Does that mean that if you’re running a service business, you can never actually attain that level of freedom?
No, you totally can.
It requires that you turn your clients into customers. You need to have fewer touches and create automation, processes and procedures to offload the delivery to other resources in your business.
For example, in our content business, my wife could replace herself with an editor and a project manager that could do most of the coordination. The writing work she does could be farmed out to other members of the writing team. We could implement a fully automated ordering and invoicing system to eliminate that touch point with our clients.
That would turn that business’ “clients” into “customers”.
You’re probably sitting there thinking, “Well, why haven’t you done that?”
The answer is that this isn’t the type of content business we want to run.
In fact, we used to run that kind of content business and literally shut down our website a couple years ago. That business gets 100% of its business via direct referral and we’ve built it to a point where it generates the right return, for the right amount of effort for us.
So the trick is to ask yourself what you want and more importantly, what does freedom look like to you?

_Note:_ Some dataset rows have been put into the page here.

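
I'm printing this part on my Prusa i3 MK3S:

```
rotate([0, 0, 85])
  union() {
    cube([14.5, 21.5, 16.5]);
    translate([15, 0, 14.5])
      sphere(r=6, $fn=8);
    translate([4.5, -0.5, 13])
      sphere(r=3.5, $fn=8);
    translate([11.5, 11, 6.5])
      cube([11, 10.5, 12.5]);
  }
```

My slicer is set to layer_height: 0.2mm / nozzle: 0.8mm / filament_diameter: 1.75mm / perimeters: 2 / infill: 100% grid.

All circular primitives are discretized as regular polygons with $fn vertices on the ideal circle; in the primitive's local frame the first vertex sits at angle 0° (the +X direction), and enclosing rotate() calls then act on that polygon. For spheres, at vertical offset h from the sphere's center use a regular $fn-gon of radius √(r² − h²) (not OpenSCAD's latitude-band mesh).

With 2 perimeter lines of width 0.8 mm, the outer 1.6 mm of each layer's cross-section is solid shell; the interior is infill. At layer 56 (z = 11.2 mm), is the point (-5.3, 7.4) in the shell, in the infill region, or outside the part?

At z = 11.2 mm: the 14.5×21.5 cube contributes its full rectangle; the r=6 sphere at (15, 0) contributes a regular 8-gon of circumradius √(6²−3.3²) = 5.011; the sphere at (4.5, -0.5): section is a regular 8-gon, circumradius = √(r²−h²) = √(3.5²−1.8²) = 3.002; the cube at (11.5, 11) is present — its section is the full 11×10.5 rectangle; Combining (union): the regions partially overlap (shared area 56.65 mm²), so overlapping operands fuse into one piece — 1 connected region; (whole slice rotated 85° about Z — lengths, areas and connectivity unchanged). Overall, the cross-section is a single solid region. Undo the 85° rotation: the query point maps to (6.910, 5.925) in the un-rotated model frame. The nearest boundary edge runs (9.99, 0.00)→(7.29, 0.00); distance from the point to it = 5.94 mm. The point is inside the cross-section and 5.94 mm from the nearest boundary — more than the 1.6 mm shell width (2 × 0.8), so it's in the infill interior.

infill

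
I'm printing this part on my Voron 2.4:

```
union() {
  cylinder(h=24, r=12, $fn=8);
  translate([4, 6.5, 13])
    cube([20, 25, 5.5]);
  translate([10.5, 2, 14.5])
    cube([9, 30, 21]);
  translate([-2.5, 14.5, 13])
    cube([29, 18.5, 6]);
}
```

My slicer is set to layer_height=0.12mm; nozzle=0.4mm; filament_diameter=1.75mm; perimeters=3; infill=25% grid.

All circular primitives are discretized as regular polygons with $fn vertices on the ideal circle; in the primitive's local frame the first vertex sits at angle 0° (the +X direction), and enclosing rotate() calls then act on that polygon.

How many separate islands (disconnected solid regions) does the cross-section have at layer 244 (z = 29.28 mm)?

At z = 29.28 mm: the cylinder is not intersected at this z (z outside [0, 24]); the cube at (4, 6.5) does not reach this height (z outside [13, 18.5]); the cube at (10.5, 2) is present — its section is the full 9×30 rectangle; the cube at (-2.5, 14.5) is absent (z outside [13, 19]); Merging all regions: only the 9×30 cube at (10.5, 2) is present, so the union is just that shape — 1 connected region. Overall, the cross-section is a single solid region. Island count = 1.

1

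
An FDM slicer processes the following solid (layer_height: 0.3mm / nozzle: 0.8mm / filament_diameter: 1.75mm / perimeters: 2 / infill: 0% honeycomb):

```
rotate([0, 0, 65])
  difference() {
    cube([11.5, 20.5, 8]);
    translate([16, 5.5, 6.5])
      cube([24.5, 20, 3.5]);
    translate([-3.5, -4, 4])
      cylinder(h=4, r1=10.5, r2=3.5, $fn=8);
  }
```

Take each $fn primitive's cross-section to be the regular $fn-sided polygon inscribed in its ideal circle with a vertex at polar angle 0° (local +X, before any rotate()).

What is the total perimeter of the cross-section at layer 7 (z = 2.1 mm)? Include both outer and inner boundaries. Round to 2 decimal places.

At z = 2.1 mm: the cube is present — its section is the full 11.5×20.5 rectangle (perimeter 64.00 mm); the cube at (16, 5.5) is not intersected at this z (z outside [6.5, 10]); the cone at (-3.5, -4) does not reach this height (z outside [4, 8]); Subtracting the remaining from the first: none of the subtracted shapes is present at this height, so the 11.5×20.5 cube is unchanged — boundary = 64.00 mm; (whole slice rotated 65° about Z — lengths, areas and connectivity unchanged). Overall, the cross-section is a single solid region. Total boundary length (outer) = 64.00 mm.

64.00 mm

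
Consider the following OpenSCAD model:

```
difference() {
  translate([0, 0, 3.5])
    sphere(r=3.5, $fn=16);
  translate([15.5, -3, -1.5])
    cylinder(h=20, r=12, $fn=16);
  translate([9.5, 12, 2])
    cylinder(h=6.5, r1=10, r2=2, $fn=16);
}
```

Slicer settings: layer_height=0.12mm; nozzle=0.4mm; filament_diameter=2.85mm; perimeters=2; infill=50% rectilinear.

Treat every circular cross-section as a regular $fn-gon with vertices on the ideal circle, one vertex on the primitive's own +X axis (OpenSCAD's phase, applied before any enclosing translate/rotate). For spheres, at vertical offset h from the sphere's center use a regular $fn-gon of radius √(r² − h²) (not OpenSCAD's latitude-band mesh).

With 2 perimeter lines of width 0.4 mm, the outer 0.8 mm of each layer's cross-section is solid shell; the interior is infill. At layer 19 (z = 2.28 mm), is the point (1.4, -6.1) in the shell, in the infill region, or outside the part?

At z = 2.28 mm: the r=3.5 sphere contributes a regular 16-gon of circumradius √(3.5²−1.22²) = 3.280; the r=12 cylinder at (15.5, -3) contributes a regular 16-gon of circumradius 12; the cone at (9.5, 12): at t=0.043 of its height the radius interpolates to r₁+(r₂−r₁)t = 9.655, giving a regular 16-gon of that circumradius; Subtracting the remaining from the first: starting from the r=3.5 sphere, the r=12 cylinder at (15.5, -3) misses the remaining region (no effect); the cone at (9.5, 12) misses the remaining region (no effect) — 1 connected region. Overall, the cross-section is a single solid region. The nearest boundary edge runs (1.26, -3.03)→(-0.00, -3.28); distance from the point to it = 3.04 mm. The point is not inside any of the regions above, so it lies outside the cross-section (3.04 mm from the nearest boundary).

outside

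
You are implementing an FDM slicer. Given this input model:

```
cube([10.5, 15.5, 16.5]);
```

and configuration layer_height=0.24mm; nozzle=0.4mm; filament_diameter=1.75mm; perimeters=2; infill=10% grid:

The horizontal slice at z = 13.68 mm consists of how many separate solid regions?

1

At z = 13.68 mm: the 10.5×15.5 cube contributes its full rectangle. The result has 1 disconnected region.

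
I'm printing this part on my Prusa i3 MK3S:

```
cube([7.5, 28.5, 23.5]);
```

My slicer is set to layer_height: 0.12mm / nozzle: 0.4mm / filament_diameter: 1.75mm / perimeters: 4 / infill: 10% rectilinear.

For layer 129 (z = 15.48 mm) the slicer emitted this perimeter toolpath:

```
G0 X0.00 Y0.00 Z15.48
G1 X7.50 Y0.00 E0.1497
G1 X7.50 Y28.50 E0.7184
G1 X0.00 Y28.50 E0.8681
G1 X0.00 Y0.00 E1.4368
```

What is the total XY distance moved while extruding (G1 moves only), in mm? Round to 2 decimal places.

Sum the Euclidean lengths of each G1 segment: total = 72.00 mm.

72.00 mm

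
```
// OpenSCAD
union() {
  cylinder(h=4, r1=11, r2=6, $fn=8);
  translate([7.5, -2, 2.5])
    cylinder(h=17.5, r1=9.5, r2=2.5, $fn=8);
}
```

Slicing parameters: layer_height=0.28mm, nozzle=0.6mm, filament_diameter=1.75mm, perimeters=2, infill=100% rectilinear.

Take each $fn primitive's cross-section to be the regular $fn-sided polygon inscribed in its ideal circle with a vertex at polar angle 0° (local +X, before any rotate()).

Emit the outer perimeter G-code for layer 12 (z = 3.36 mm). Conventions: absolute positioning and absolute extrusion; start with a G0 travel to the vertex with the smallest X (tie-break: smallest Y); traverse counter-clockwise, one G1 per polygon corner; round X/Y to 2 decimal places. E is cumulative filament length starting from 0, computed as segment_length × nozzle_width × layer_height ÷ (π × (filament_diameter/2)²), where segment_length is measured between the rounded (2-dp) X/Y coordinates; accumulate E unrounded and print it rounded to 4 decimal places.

At z = 3.36 mm: the cone contributes a regular 8-gon of circumradius 6.800 (interpolated between r1=11 and r2=6 at t=0.840); the cone at (7.5, -2) contributes a regular 8-gon of circumradius 9.156 (interpolated between r1=9.5 and r2=2.5 at t=0.049); Taking the union: the regions partially overlap (shared area 66.28 mm²), so overlapping operands fuse into one piece — 1 connected region. The outline is a single polygon with 13 vertices. Extrusion per mm of travel: 0.6 × 0.28 / (π × 0.875²) = 0.069846. Accumulating E over each segment gives final E = 4.6256.

G0 X-6.80 Y0.00 Z3.36
G1 X-4.81 Y-4.81 E0.3636
G1 X0.00 Y-6.80 E0.7272
G1 X0.28 Y-6.68 E0.7484
G1 X1.03 Y-8.47 E0.8840
G1 X7.50 Y-11.16 E1.3734
G1 X13.97 Y-8.47 E1.8628
G1 X16.66 Y-2.00 E2.3522
G1 X13.97 Y4.47 E2.8416
G1 X7.50 Y7.16 E3.3310
G1 X3.32 Y5.42 E3.6473
G1 X0.00 Y6.80 E3.8984
G1 X-4.81 Y4.81 E4.2620
G1 X-6.80 Y0.00 E4.6256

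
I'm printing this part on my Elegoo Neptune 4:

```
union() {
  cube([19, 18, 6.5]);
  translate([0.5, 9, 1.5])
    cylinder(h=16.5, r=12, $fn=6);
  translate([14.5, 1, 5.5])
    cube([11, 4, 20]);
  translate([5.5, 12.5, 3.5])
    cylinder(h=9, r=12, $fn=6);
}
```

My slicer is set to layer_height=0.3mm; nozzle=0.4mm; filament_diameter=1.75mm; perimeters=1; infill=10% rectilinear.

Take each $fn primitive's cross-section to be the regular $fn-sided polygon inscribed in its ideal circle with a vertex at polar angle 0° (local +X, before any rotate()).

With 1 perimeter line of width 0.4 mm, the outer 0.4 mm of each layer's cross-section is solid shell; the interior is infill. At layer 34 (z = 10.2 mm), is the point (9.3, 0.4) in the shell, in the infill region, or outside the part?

At z = 10.2 mm: the cube is absent (z outside [0, 6.5]); the r=12 cylinder at (0.5, 9) gives a regular 6-gon of circumradius 12 (constant along its height); the cube at (14.5, 1) (footprint 11×4) is included at this height; the r=12 cylinder at (5.5, 12.5) contributes a regular 6-gon of circumradius 12; Merging all regions: the regions partially overlap (shared area 238.63 mm²), so overlapping operands fuse into one piece — 2 connected regions. Overall, the cross-section has 2 separate islands. The nearest boundary edge runs (8.52, 2.11)→(6.50, -1.39); distance from the point to it = 1.53 mm. The point is not inside any of the regions above, so it lies outside the cross-section (1.53 mm from the nearest boundary).

outside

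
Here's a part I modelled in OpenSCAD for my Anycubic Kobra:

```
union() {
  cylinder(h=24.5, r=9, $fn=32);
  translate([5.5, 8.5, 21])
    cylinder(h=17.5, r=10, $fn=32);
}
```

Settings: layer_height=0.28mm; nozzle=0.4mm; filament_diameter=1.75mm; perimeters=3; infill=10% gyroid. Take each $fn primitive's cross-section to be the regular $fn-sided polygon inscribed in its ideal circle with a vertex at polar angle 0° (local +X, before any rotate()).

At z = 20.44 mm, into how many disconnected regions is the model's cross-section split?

At z = 20.44 mm: the r=9 cylinder contributes a regular 32-gon of circumradius 9; the cylinder at (5.5, 8.5) does not reach this height (z outside [21, 38.5]); Merging all regions: only the r=9 cylinder is present, so the union is just that shape — 1 connected region. The result has 1 disconnected region.

1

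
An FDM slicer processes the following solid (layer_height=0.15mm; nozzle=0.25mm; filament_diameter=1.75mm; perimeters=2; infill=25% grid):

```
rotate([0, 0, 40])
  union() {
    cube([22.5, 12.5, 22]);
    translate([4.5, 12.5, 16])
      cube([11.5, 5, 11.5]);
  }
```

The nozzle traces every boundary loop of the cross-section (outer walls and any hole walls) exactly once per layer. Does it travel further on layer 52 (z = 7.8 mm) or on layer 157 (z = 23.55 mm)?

layer 52 (z = 7.8 mm)

Layer 52 (z = 7.8): the cube is present — its section is the full 22.5×12.5 rectangle (perimeter 70.00 mm); the cube at (4.5, 12.5) is absent (z outside [16, 27.5]); Combining (union): only the 22.5×12.5 cube is present, so the union is just that shape — boundary = 70.00 mm; (whole slice rotated 40° about Z — lengths, areas and connectivity unchanged). So its perimeter = 70.00 mm. Layer 157 (z = 23.55): the cube does not reach this height (z outside [0, 22]); the cube at (4.5, 12.5) (footprint 11.5×5) is included at this height (perimeter 33.00 mm); Merging all regions: only the 11.5×5 cube at (4.5, 12.5) is present, so the union is just that shape — boundary = 33.00 mm; (whole slice rotated 40° about Z — lengths, areas and connectivity unchanged). So its perimeter = 33.00 mm. Layer 52 is larger (70.00 vs 33.00 mm).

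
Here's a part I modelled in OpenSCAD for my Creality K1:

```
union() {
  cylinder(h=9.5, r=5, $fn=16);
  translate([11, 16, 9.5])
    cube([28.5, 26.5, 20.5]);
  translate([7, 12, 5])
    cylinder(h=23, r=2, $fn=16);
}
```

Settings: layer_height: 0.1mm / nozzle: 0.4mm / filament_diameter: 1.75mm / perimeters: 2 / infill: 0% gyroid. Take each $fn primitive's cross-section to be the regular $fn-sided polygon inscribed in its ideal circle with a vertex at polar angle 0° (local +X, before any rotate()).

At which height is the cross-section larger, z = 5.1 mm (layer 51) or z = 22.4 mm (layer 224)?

layer 224 (z = 22.4 mm)

Layer 51 (z = 5.1): the r=5 cylinder contributes a regular 16-gon of circumradius 5 (area = (16/2)·5.000²·sin(360°/16) = 76.54 mm²); the cube at (11, 16) does not reach this height (z outside [9.5, 30]); the r=2 cylinder at (7, 12) gives a regular 16-gon of circumradius 2 (constant along its height) (area = (16/2)·2.000²·sin(360°/16) = 12.25 mm²); Taking the union: the 2 present regions are separate (no shared area or edge), so areas and boundary lengths simply add and each stays a separate island — area = 88.78 mm². So its area = 88.78 mm². Layer 224 (z = 22.4): the cylinder does not reach this height (z outside [0, 9.5]); the cube at (11, 16) is present — its section is the full 28.5×26.5 rectangle (area 755.25 mm²); the r=2 cylinder at (7, 12) contributes a regular 16-gon of circumradius 2 (area = (16/2)·2.000²·sin(360°/16) = 12.25 mm²); Taking the union: the 2 present regions are separate (no shared area or edge), so areas and boundary lengths simply add and each stays a separate island — area = 767.50 mm². So its area = 767.50 mm². Layer 224 is larger (767.50 vs 88.78 mm²).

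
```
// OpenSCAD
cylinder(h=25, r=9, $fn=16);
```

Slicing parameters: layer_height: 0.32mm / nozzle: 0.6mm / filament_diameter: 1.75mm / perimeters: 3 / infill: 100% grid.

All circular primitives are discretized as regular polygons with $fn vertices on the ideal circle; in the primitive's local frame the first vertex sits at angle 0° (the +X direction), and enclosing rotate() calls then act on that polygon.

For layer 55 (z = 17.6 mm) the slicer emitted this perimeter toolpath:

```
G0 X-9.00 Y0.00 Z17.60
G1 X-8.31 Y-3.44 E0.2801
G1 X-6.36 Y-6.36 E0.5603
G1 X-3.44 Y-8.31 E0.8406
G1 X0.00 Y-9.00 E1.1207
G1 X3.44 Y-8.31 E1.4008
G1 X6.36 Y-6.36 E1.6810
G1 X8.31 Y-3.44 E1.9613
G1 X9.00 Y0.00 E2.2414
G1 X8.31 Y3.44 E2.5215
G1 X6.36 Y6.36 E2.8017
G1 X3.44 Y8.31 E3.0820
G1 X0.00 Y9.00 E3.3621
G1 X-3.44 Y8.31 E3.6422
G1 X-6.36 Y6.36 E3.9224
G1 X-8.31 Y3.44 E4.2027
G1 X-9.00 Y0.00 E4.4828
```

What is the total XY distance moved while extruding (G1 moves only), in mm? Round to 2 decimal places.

Sum the Euclidean lengths of each G1 segment: total = 56.16 mm.

56.16 mm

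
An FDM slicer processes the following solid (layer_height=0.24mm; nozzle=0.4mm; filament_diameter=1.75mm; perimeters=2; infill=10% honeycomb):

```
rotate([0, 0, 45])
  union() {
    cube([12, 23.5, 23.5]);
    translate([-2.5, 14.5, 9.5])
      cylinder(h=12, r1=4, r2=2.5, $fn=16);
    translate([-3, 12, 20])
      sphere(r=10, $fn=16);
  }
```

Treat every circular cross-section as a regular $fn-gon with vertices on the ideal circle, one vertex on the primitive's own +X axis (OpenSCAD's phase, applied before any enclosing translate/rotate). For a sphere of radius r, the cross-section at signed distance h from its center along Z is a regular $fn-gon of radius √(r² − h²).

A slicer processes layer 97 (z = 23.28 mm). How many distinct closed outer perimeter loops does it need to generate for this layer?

1

At z = 23.28 mm: the cube is present — its section is the full 12×23.5 rectangle; the cone at (-2.5, 14.5) does not reach this height (z outside [9.5, 21.5]); the sphere at (-3, 12): section is a regular 16-gon, circumradius = √(r²−h²) = √(10²−3.28²) = 9.447; Merging all regions: the regions partially overlap (shared area 81.71 mm²), so overlapping operands fuse into one piece — 1 connected region; (rotated 45° about Z; rotation is an isometry so areas/perimeters/island counts are preserved). The result has 1 disconnected region.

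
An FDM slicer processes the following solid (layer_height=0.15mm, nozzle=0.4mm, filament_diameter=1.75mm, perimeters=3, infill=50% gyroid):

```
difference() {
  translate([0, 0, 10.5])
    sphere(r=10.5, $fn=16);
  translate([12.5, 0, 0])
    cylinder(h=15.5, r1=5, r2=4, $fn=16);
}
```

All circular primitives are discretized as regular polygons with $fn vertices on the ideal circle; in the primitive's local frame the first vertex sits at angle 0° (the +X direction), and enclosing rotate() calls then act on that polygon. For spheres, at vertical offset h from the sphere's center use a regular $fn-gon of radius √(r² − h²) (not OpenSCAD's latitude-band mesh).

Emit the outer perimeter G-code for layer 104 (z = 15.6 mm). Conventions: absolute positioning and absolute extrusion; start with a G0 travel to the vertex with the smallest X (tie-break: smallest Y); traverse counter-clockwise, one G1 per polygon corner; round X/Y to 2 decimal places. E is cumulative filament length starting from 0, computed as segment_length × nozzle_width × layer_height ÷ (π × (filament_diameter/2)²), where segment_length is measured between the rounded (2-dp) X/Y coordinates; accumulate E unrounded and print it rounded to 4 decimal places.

At z = 15.6 mm: the r=10.5 sphere slices to a regular 16-gon of circumradius 9.178 (√(r²−h²) with h=5.1 from center); the cone at (12.5, 0) does not reach this height (z outside [0, 15.5]); Taking the first minus the rest: none of the subtracted shapes is present at this height, so the r=10.5 sphere is unchanged — 1 connected region. The outline is a single polygon with 16 vertices. Extrusion per mm of travel: 0.4 × 0.15 / (π × 0.875²) = 0.024945. Accumulating E over each segment gives final E = 1.4294.

G0 X-9.18 Y0.00 Z15.60
G1 X-8.48 Y-3.51 E0.0893
G1 X-6.49 Y-6.49 E0.1787
G1 X-3.51 Y-8.48 E0.2681
G1 X0.00 Y-9.18 E0.3573
G1 X3.51 Y-8.48 E0.4466
G1 X6.49 Y-6.49 E0.5360
G1 X8.48 Y-3.51 E0.6254
G1 X9.18 Y0.00 E0.7147
G1 X8.48 Y3.51 E0.8040
G1 X6.49 Y6.49 E0.8933
G1 X3.51 Y8.48 E0.9827
G1 X0.00 Y9.18 E1.0720
G1 X-3.51 Y8.48 E1.1613
G1 X-6.49 Y6.49 E1.2507
G1 X-8.48 Y3.51 E1.3401
G1 X-9.18 Y0.00 E1.4294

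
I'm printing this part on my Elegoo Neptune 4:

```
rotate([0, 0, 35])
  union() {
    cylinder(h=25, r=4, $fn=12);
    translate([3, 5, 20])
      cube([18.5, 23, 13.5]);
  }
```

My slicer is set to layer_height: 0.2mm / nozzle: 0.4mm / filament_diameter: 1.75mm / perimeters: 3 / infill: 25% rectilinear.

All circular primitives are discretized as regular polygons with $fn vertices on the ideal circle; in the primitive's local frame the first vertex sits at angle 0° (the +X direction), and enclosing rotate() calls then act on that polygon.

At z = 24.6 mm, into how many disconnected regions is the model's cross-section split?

2

At z = 24.6 mm: the r=4 cylinder gives a regular 12-gon of circumradius 4 (constant along its height); the cube at (3, 5) is present — its section is the full 18.5×23 rectangle; Combining (union): the 2 present regions are separate (no shared area or edge), so areas and boundary lengths simply add and each stays a separate island — 2 connected regions; (whole slice rotated 35° about Z — lengths, areas and connectivity unchanged). The result has 2 disconnected regions.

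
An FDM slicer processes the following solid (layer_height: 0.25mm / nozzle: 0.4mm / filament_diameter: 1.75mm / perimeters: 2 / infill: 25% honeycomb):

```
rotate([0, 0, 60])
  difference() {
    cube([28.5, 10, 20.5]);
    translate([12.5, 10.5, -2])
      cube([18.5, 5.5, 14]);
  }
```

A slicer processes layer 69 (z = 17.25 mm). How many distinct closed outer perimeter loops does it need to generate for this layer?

At z = 17.25 mm: the 28.5×10 cube contributes its full rectangle; the cube at (12.5, 10.5) is not intersected at this z (z outside [-2, 12]); Taking the first minus the rest: none of the subtracted shapes is present at this height, so the 28.5×10 cube is unchanged — 1 connected region; (whole slice rotated 60° about Z — lengths, areas and connectivity unchanged). The result has 1 disconnected region.

1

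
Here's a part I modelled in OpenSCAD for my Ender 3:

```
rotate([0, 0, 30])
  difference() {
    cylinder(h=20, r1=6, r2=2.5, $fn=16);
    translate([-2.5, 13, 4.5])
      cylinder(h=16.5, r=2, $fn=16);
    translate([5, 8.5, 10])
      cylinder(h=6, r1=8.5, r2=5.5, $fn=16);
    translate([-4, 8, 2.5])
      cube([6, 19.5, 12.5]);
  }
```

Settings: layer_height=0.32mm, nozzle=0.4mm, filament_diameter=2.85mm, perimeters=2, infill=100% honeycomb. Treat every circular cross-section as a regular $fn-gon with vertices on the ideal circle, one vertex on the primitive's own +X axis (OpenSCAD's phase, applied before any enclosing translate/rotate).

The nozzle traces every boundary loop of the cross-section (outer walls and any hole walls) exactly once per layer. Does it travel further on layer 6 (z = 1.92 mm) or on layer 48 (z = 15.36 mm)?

Layer 6 (z = 1.92): the cone contributes a regular 16-gon of circumradius 5.664 (interpolated between r1=6 and r2=2.5 at t=0.096) (perimeter = 2·16·5.664·sin(180°/16) = 35.36 mm); the cylinder at (-2.5, 13) is absent (z outside [4.5, 21]); the cone at (5, 8.5) is absent (z outside [10, 16]); the cube at (-4, 8) does not reach this height (z outside [2.5, 15]); Taking the first minus the rest: none of the subtracted shapes is present at this height, so the cone is unchanged — boundary = 35.36 mm; (whole slice rotated 30° about Z — lengths, areas and connectivity unchanged). So its perimeter = 35.36 mm. Layer 48 (z = 15.36): the cone: at t=0.768 of its height the radius interpolates to r₁+(r₂−r₁)t = 3.312, giving a regular 16-gon of that circumradius (perimeter = 2·16·3.312·sin(180°/16) = 20.68 mm); the r=2 cylinder at (-2.5, 13) contributes a regular 16-gon of circumradius 2 (perimeter = 2·16·2.000·sin(180°/16) = 12.49 mm); the cone at (5, 8.5): at t=0.893 of its height the radius interpolates to r₁+(r₂−r₁)t = 5.820, giving a regular 16-gon of that circumradius (perimeter = 2·16·5.820·sin(180°/16) = 36.33 mm); the cube at (-4, 8) does not reach this height (z outside [2.5, 15]); After the difference (first − rest): starting from the cone, the r=2 cylinder at (-2.5, 13) misses the remaining region (no effect); the cone at (5, 8.5) misses the remaining region (no effect) — boundary = 20.68 mm; (whole slice rotated 30° about Z — lengths, areas and connectivity unchanged). So its perimeter = 20.68 mm. Layer 6 is larger (35.36 vs 20.68 mm).

layer 6 (z = 1.92 mm)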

What we consider to be freedom is that I could quit my job, we could shut down the content business, I could kill off the coaching business and we’d still have assets spinning off a good income that require almost zero effort. Ideally, we want to get to having income producing assets that require no effort at all, but that’s a few years off.
Your view of freedom might be totally different and that’s ok. You might really enjoy dealing with clients and believe that being totally in control of your own destiny is the epitome of freedom.
Everyone is different, but it’s an important thing to think about. You don’t want to be operating under any false pretences.